I’ve just come out of journalism school myself. I finished last year. There seems to be a bit of an attitude amongst teachers and academics, that regional journalism is a great place to cut your teeth. And then, you know, after a few years, you end up back in the city. Do you think that’s problematic at all?

Yeah, I think there’s a lot of great journalists that have cut their teeth in the country that have stayed in the country, as well, luckily. You look at your Barrie Cassidys of the world, who have a great grounding in the country and have then gone on to huge things in the city.

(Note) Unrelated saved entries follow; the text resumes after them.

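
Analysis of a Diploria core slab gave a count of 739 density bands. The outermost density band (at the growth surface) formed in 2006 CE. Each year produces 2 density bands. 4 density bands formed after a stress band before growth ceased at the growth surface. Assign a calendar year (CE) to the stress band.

2004 CE

There are 4 density bands younger than the stress band.
4 density bands at 2 per year is 4 / 2 = 2 years.
2006 − 2 = 2004 CE.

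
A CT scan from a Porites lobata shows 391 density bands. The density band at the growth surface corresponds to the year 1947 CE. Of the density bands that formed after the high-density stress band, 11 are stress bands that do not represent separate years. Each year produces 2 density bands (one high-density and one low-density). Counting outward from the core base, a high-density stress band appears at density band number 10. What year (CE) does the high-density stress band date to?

1762 CE

391 − 10 = 381 density bands lie beyond the high-density stress band toward the growth surface.
Removing the 11 false density bands leaves 381 − 11 = 370 true density bands beyond the high-density stress band.
Dividing by 2 density bands per year: 370 / 2 = 185 years.
Counting back 185 years from 1947 CE places the high-density stress band in 1947 − 185 = 1762 CE.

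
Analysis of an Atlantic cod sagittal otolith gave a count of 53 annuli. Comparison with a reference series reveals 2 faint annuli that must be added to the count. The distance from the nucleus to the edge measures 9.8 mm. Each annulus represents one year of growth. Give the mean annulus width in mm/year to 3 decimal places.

0.178 mm/year

Adjusted count: 53 + 2 = 55 annuli.
Mean rate = 9.8 mm / 55 years ≈ 0.178 mm/year.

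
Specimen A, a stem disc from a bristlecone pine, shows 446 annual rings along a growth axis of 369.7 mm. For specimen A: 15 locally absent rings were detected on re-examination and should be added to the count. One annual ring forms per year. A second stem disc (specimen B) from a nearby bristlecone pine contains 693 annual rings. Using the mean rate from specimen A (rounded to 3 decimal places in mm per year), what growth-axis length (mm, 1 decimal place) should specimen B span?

555.8 mm

Specimen A: adjusted count: 446 + 15 = 461 annual rings.
A: Extension rate ≈ 369.7 / 461 = 0.802 mm/yr.
B's length ≈ 0.802 × 693 = 555.8 mm.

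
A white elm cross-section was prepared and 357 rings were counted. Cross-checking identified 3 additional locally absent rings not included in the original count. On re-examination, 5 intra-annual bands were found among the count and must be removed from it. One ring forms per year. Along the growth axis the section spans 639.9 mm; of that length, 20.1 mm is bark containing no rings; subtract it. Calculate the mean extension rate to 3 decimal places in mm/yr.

After corrections the count is 357 − 5 + 3 = 355 rings.
Net length = 639.9 − 20.1 = 619.8 mm.
619.8 mm over 355 years gives 619.8 / 355 ≈ 1.746 mm/yr.

1.746 mm/yr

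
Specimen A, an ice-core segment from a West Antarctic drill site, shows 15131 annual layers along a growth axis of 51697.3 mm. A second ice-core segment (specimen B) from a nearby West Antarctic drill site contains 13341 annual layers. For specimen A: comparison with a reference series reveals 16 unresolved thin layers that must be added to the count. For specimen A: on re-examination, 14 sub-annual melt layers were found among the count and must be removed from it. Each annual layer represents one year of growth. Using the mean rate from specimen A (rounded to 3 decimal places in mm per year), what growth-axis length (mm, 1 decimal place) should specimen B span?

Specimen A: true annual layer count = 15131 − 14 + 16 = 15133.
A: 51697.3 mm over 15133 years gives 51697.3 / 15133 ≈ 3.416 mm per year.
Length of B = 3.416 × 13341 = 45572.9 mm.

45572.9 mm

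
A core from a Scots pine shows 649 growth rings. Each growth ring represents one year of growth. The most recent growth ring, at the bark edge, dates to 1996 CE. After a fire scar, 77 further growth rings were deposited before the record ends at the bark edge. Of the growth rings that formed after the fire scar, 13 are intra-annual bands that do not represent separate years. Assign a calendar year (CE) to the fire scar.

1932 CE

There are 77 growth rings younger than the fire scar.
Removing the 13 false growth rings leaves 77 − 13 = 64 true growth rings beyond the fire scar.
1996 − 64 = 1932 CE.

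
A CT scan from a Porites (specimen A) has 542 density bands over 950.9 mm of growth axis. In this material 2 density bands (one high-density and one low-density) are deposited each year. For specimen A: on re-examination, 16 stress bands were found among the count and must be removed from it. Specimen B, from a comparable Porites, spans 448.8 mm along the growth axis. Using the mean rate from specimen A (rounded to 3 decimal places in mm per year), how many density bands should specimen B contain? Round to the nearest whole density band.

Specimen A: after corrections the count is 542 − 16 = 526 density bands.
Specimen A: dividing by 2 density bands per year: 526 / 2 = 263 years.
A: Extension rate ≈ 950.9 / 263 = 3.616 mm/year.
For B, 448.8 / 3.616 = 124.12 years; at 2 density bands per year that is 124.12 × 2 ≈ 248 density bands.

248 density bands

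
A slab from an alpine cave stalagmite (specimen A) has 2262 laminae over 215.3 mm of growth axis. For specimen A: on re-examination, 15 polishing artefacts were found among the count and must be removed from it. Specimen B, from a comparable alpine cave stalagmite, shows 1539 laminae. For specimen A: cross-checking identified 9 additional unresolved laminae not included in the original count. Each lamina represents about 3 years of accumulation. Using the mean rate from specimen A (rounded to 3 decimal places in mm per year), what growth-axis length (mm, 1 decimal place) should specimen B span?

Specimen A: correcting the raw count gives 2262 − 15 + 9 = 2256 true laminae.
Specimen A: multiplying by 3 years per lamina: 2256 × 3 = 6768 years.
A: 215.3 mm over 6768 years gives 215.3 / 6768 ≈ 0.032 mm/year.
Specimen B: multiplying by 3 years per lamina: 1539 × 3 = 4617 years. For B, 0.032 mm/year × 4617 years = 147.7 mm.

147.7 mm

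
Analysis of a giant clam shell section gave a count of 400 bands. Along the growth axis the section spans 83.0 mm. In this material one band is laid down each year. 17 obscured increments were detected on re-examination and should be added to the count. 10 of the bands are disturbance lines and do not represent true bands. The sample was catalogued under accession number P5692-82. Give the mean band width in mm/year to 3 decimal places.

0.204 mm/year

Adjusted count: 400 − 10 + 17 = 407 bands.
83.0 mm over 407 years gives 83.0 / 407 ≈ 0.204 mm/year.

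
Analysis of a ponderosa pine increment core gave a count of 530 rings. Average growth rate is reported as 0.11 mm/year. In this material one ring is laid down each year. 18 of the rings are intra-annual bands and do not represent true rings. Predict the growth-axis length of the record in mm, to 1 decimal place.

56.3 mm

After corrections the count is 530 − 18 = 512 rings.
512 years at 0.11 mm/year gives 0.11 × 512 = 56.3 mm.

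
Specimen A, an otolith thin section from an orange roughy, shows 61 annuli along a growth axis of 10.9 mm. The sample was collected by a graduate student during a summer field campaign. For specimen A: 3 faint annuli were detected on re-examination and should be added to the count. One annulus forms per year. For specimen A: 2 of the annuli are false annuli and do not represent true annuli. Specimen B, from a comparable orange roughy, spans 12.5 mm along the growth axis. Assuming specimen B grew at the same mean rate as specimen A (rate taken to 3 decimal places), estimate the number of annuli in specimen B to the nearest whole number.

71 annuli

Specimen A: correcting the raw count gives 61 − 2 + 3 = 62 true annuli.
A: Extension rate ≈ 10.9 / 62 = 0.176 mm per year.
Specimen B: 12.5 mm / 0.176 mm per year = 71.02 years ≈ 71 annuli.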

But I think there’s a lot of regional journos who are overlooked that have, as you say, ‘cut their teeth’ in the country and have stuck it out in the bush and have done very successfully in terms of stories, and accolades. You don’t need to go to the city to make a good career in journalism.

"I think there’s a really bright future for regional journalism — if the community supports it".

Do you want to expand a little bit more on the importance of original media?

… [Pause]

Be as romantic as you like, Gippslandia likes a bit of personality.

I hate questions like these.

It’s weird being on the other side of it, isn’t it?

I think there’s a really bright future for regional journalism — if the community supports it.

These papers are the heartbeat of their local communities, given that they’ve survived droughts, floods and the Great Depression. They need our support now.

Rio Davis is a journalist at ABC Gippsland.